ECONOMIE-MARKETING HUMEURS VIN

Envolée du prix des vins français

Les faibles récoltes de 2012 et 2013, entraînent déjà une hausse des prix. Avec une récolte 2013 proche de 2012, toutes deux moins abondantes que les autres, le moindre des effets de la règle de l’offre et de la demande, quand l’offre se raréfie, est que les prix montent ! Le Saint-Emilion 2013 vendu en vrac, bien que sur un millésime peu coté, part ainsi des chais à des prix supérieurs à ceux des millésimes précédents plus qualitatifs.

Des récoltes qui se suivent et se ressemblent

Agreste, Service statistique du Ministère de l’Agriculture, dans sa note publiée cette semaine, indique que la faible récolte de 2013, suivant celle de 2012 tout aussi faible, fait flamber les prix du vin, toutes couleurs et toutes régions confondues sur la période de septembre 2013 à janvier 2014.

L’estimation de novembre 2013 d’Agreste annonçait une prévision de récolte 2013 à 42,3 millions d’hectolitres, en dessous de la moyenne des cinq dernières années (-7%) et proche de celle de 2012 (+ 2%).

Les conditions météorologiques du millésime en sont la cause, avec un temps défavorable sur la floraison de la vigne entraînant beaucoup de coulure, et des conditions de récolte qui n’ont pas permis de ramasser  dans des conditions sanitaires satisfaisantes, réduisant d’autant la quantité récoltée.

Le prix des vins en AOC : flambée des prix pour les vins de Bourgogne

D’août à janvier, le prix des vins en AOC (hors Champagne) ont augmenté de 18% en un an, et de 25% par rapport à la moyenne quinquennale (2008-2012). Cette situation s’explique par des disponibilités en recul de 6%.

Alors que les vins de Bordeaux voient leurs cours progresser de 20% par rapport à 2012, les vins de Bourgogne font l’objet d’une véritable flambée des prix avec +32% par rapport à 2012 et +51% par rapport à la moyenne de la période quinquennale.
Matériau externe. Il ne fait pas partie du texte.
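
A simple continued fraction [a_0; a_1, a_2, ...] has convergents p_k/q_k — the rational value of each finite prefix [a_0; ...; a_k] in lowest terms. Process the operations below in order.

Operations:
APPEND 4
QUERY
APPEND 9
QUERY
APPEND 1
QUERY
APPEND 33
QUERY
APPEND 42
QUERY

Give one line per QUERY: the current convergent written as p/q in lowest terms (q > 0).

APPEND 4: p_0 = 4·1 + 0 = 4, q_0 = 4·0 + 1 = 1 → 4/1
APPEND 9: p_1 = 9·4 + 1 = 37, q_1 = 9·1 + 0 = 9 → 37/9
APPEND 1: p_2 = 1·37 + 4 = 41, q_2 = 1·9 + 1 = 10 → 41/10
APPEND 33: p_3 = 33·41 + 37 = 1390, q_3 = 33·10 + 9 = 339 → 1390/339
APPEND 42: p_4 = 42·1390 + 41 = 58421, q_4 = 42·339 + 10 = 14248 → 58421/14248

4/1
37/9
41/10
1390/339
58421/14248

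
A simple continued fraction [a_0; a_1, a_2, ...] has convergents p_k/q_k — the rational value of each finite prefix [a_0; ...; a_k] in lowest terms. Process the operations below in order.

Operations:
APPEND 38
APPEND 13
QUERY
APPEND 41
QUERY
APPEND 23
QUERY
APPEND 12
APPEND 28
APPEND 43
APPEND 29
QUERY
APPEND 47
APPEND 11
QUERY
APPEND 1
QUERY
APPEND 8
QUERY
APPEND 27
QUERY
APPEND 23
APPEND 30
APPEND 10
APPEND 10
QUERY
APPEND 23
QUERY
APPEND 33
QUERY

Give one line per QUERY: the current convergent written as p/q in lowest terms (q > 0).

APPEND 38: p_0 = 38·1 + 0 = 38, q_0 = 38·0 + 1 = 1 → 38/1
APPEND 13: p_1 = 13·38 + 1 = 495, q_1 = 13·1 + 0 = 13 → 495/13
APPEND 41: p_2 = 41·495 + 38 = 20333, q_2 = 41·13 + 1 = 534 → 20333/534
APPEND 23: p_3 = 23·20333 + 495 = 468154, q_3 = 23·534 + 13 = 12295 → 468154/12295
APPEND 12: p_4 = 12·468154 + 20333 = 5638181, q_4 = 12·12295 + 534 = 148074 → 5638181/148074
APPEND 28: p_5 = 28·5638181 + 468154 = 158337222, q_5 = 28·148074 + 12295 = 4158367 → 158337222/4158367
APPEND 43: p_6 = 43·158337222 + 5638181 = 6814138727, q_6 = 43·4158367 + 148074 = 178957855 → 6814138727/178957855
APPEND 29: p_7 = 29·6814138727 + 158337222 = 197768360305, q_7 = 29·178957855 + 4158367 = 5193936162 → 197768360305/5193936162
APPEND 47: p_8 = 47·197768360305 + 6814138727 = 9301927073062, q_8 = 47·5193936162 + 178957855 = 244293957469 → 9301927073062/244293957469
APPEND 11: p_9 = 11·9301927073062 + 197768360305 = 102518966163987, q_9 = 11·244293957469 + 5193936162 = 2692427468321 → 102518966163987/2692427468321
APPEND 1: p_10 = 1·102518966163987 + 9301927073062 = 111820893237049, q_10 = 1·2692427468321 + 244293957469 = 2936721425790 → 111820893237049/2936721425790
APPEND 8: p_11 = 8·111820893237049 + 102518966163987 = 997086112060379, q_11 = 8·2936721425790 + 2692427468321 = 26186198874641 → 997086112060379/26186198874641
APPEND 27: p_12 = 27·997086112060379 + 111820893237049 = 27033145918867282, q_12 = 27·26186198874641 + 2936721425790 = 709964091041097 → 27033145918867282/709964091041097
APPEND 23: p_13 = 23·27033145918867282 + 997086112060379 = 622759442246007865, q_13 = 23·709964091041097 + 26186198874641 = 16355360292819872 → 622759442246007865/16355360292819872
APPEND 30: p_14 = 30·622759442246007865 + 27033145918867282 = 18709816413299103232, q_14 = 30·16355360292819872 + 709964091041097 = 491370772875637257 → 18709816413299103232/491370772875637257
APPEND 10: p_15 = 10·18709816413299103232 + 622759442246007865 = 187720923575237040185, q_15 = 10·491370772875637257 + 16355360292819872 = 4930063089049192442 → 187720923575237040185/4930063089049192442
APPEND 10: p_16 = 10·187720923575237040185 + 18709816413299103232 = 1895919052165669505082, q_16 = 10·4930063089049192442 + 491370772875637257 = 49792001663367561677 → 1895919052165669505082/49792001663367561677
APPEND 23: p_17 = 23·1895919052165669505082 + 187720923575237040185 = 43793859123385635657071, q_17 = 23·49792001663367561677 + 4930063089049192442 = 1150146101346503111013 → 43793859123385635657071/1150146101346503111013
APPEND 33: p_18 = 33·43793859123385635657071 + 1895919052165669505082 = 1447093270123891646188425, q_18 = 33·1150146101346503111013 + 49792001663367561677 = 38004613346097970225106 → 1447093270123891646188425/38004613346097970225106

495/13
20333/534
468154/12295
197768360305/5193936162
102518966163987/2692427468321
111820893237049/2936721425790
997086112060379/26186198874641
27033145918867282/709964091041097
1895919052165669505082/49792001663367561677
43793859123385635657071/1150146101346503111013
1447093270123891646188425/38004613346097970225106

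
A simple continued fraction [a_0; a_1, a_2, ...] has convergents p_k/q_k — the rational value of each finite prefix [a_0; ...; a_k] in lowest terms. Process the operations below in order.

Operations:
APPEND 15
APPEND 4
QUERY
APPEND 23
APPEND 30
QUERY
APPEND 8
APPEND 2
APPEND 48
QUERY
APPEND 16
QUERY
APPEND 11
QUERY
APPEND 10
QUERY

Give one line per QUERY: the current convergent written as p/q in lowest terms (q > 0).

APPEND 15: p_0 = 15·1 + 0 = 15, q_0 = 15·0 + 1 = 1 → 15/1
APPEND 4: p_1 = 4·15 + 1 = 61, q_1 = 4·1 + 0 = 4 → 61/4
APPEND 23: p_2 = 23·61 + 15 = 1418, q_2 = 23·4 + 1 = 93 → 1418/93
APPEND 30: p_3 = 30·1418 + 61 = 42601, q_3 = 30·93 + 4 = 2794 → 42601/2794
APPEND 8: p_4 = 8·42601 + 1418 = 342226, q_4 = 8·2794 + 93 = 22445 → 342226/22445
APPEND 2: p_5 = 2·342226 + 42601 = 727053, q_5 = 2·22445 + 2794 = 47684 → 727053/47684
APPEND 48: p_6 = 48·727053 + 342226 = 35240770, q_6 = 48·47684 + 22445 = 2311277 → 35240770/2311277
APPEND 16: p_7 = 16·35240770 + 727053 = 564579373, q_7 = 16·2311277 + 47684 = 37028116 → 564579373/37028116
APPEND 11: p_8 = 11·564579373 + 35240770 = 6245613873, q_8 = 11·37028116 + 2311277 = 409620553 → 6245613873/409620553
APPEND 10: p_9 = 10·6245613873 + 564579373 = 63020718103, q_9 = 10·409620553 + 37028116 = 4133233646 → 63020718103/4133233646

61/4
42601/2794
35240770/2311277
564579373/37028116
6245613873/409620553
63020718103/4133233646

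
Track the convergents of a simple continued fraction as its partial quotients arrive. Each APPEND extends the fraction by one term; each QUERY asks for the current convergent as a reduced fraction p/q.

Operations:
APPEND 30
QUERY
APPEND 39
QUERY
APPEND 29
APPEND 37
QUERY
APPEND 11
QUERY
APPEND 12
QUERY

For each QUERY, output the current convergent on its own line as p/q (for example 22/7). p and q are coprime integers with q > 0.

APPEND 30: p_0 = 30·1 + 0 = 30, q_0 = 30·0 + 1 = 1 → 30/1
APPEND 39: p_1 = 39·30 + 1 = 1171, q_1 = 39·1 + 0 = 39 → 1171/39
APPEND 29: p_2 = 29·1171 + 30 = 33989, q_2 = 29·39 + 1 = 1132 → 33989/1132
APPEND 37: p_3 = 37·33989 + 1171 = 1258764, q_3 = 37·1132 + 39 = 41923 → 1258764/41923
APPEND 11: p_4 = 11·1258764 + 33989 = 13880393, q_4 = 11·41923 + 1132 = 462285 → 13880393/462285
APPEND 12: p_5 = 12·13880393 + 1258764 = 167823480, q_5 = 12·462285 + 41923 = 5589343 → 167823480/5589343

30/1
1171/39
1258764/41923
13880393/462285
167823480/5589343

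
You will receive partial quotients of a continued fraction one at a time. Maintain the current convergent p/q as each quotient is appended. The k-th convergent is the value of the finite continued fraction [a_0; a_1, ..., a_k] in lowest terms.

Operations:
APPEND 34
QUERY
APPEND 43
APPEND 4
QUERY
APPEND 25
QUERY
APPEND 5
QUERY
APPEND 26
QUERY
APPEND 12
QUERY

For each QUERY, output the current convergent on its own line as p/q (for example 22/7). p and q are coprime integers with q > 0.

APPEND 34: p_0 = 34·1 + 0 = 34, q_0 = 34·0 + 1 = 1 → 34/1
APPEND 43: p_1 = 43·34 + 1 = 1463, q_1 = 43·1 + 0 = 43 → 1463/43
APPEND 4: p_2 = 4·1463 + 34 = 5886, q_2 = 4·43 + 1 = 173 → 5886/173
APPEND 25: p_3 = 25·5886 + 1463 = 148613, q_3 = 25·173 + 43 = 4368 → 148613/4368
APPEND 5: p_4 = 5·148613 + 5886 = 748951, q_4 = 5·4368 + 173 = 22013 → 748951/22013
APPEND 26: p_5 = 26·748951 + 148613 = 19621339, q_5 = 26·22013 + 4368 = 576706 → 19621339/576706
APPEND 12: p_6 = 12·19621339 + 748951 = 236205019, q_6 = 12·576706 + 22013 = 6942485 → 236205019/6942485

34/1
5886/173
148613/4368
748951/22013
19621339/576706
236205019/6942485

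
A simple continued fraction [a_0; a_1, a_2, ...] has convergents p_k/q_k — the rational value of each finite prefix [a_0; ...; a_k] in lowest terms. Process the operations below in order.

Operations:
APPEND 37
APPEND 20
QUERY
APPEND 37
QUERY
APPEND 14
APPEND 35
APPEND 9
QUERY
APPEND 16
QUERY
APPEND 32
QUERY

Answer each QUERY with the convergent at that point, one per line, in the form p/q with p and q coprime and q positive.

741/20
27454/741
121937738/3291173
1964509657/53023299
62986246762/1700036741

APPEND 37: p_0 = 37·1 + 0 = 37, q_0 = 37·0 + 1 = 1 → 37/1
APPEND 20: p_1 = 20·37 + 1 = 741, q_1 = 20·1 + 0 = 20 → 741/20
APPEND 37: p_2 = 37·741 + 37 = 27454, q_2 = 37·20 + 1 = 741 → 27454/741
APPEND 14: p_3 = 14·27454 + 741 = 385097, q_3 = 14·741 + 20 = 10394 → 385097/10394
APPEND 35: p_4 = 35·385097 + 27454 = 13505849, q_4 = 35·10394 + 741 = 364531 → 13505849/364531
APPEND 9: p_5 = 9·13505849 + 385097 = 121937738, q_5 = 9·364531 + 10394 = 3291173 → 121937738/3291173
APPEND 16: p_6 = 16·121937738 + 13505849 = 1964509657, q_6 = 16·3291173 + 364531 = 53023299 → 1964509657/53023299
APPEND 32: p_7 = 32·1964509657 + 121937738 = 62986246762, q_7 = 32·53023299 + 3291173 = 1700036741 → 62986246762/1700036741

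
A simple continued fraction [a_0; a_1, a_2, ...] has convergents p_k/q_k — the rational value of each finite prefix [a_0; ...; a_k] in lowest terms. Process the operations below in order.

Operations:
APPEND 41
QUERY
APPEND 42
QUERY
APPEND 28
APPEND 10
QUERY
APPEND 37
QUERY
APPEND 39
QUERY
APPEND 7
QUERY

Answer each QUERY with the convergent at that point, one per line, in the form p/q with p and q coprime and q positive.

APPEND 41: p_0 = 41·1 + 0 = 41, q_0 = 41·0 + 1 = 1 → 41/1
APPEND 42: p_1 = 42·41 + 1 = 1723, q_1 = 42·1 + 0 = 42 → 1723/42
APPEND 28: p_2 = 28·1723 + 41 = 48285, q_2 = 28·42 + 1 = 1177 → 48285/1177
APPEND 10: p_3 = 10·48285 + 1723 = 484573, q_3 = 10·1177 + 42 = 11812 → 484573/11812
APPEND 37: p_4 = 37·484573 + 48285 = 17977486, q_4 = 37·11812 + 1177 = 438221 → 17977486/438221
APPEND 39: p_5 = 39·17977486 + 484573 = 701606527, q_5 = 39·438221 + 11812 = 17102431 → 701606527/17102431
APPEND 7: p_6 = 7·701606527 + 17977486 = 4929223175, q_6 = 7·17102431 + 438221 = 120155238 → 4929223175/120155238

41/1
1723/42
484573/11812
17977486/438221
701606527/17102431
4929223175/120155238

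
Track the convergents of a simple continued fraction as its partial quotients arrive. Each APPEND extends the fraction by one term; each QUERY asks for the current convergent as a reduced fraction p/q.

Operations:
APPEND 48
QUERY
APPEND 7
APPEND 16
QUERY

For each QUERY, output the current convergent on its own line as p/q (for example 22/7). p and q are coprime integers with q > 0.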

Le prix des vins en AOC Côtes-du-Rhône augmentent eux de 12% par rapport à 2012 (21% sur cinq ans) et les vins de Provence de 22%  (+38% par rapport à la moyenne).

Les vins en IGP et sans IG

Hors AOC, c’est un phénomène similaire bien que de moindre ampleur : que ce soit en IGP (Indication Géographique Protégée) ou sans IG (Indication Géographique), l’évolution va de 6 à 11%, avec la plus forte hausse pour les blancs sans IG avec +14%.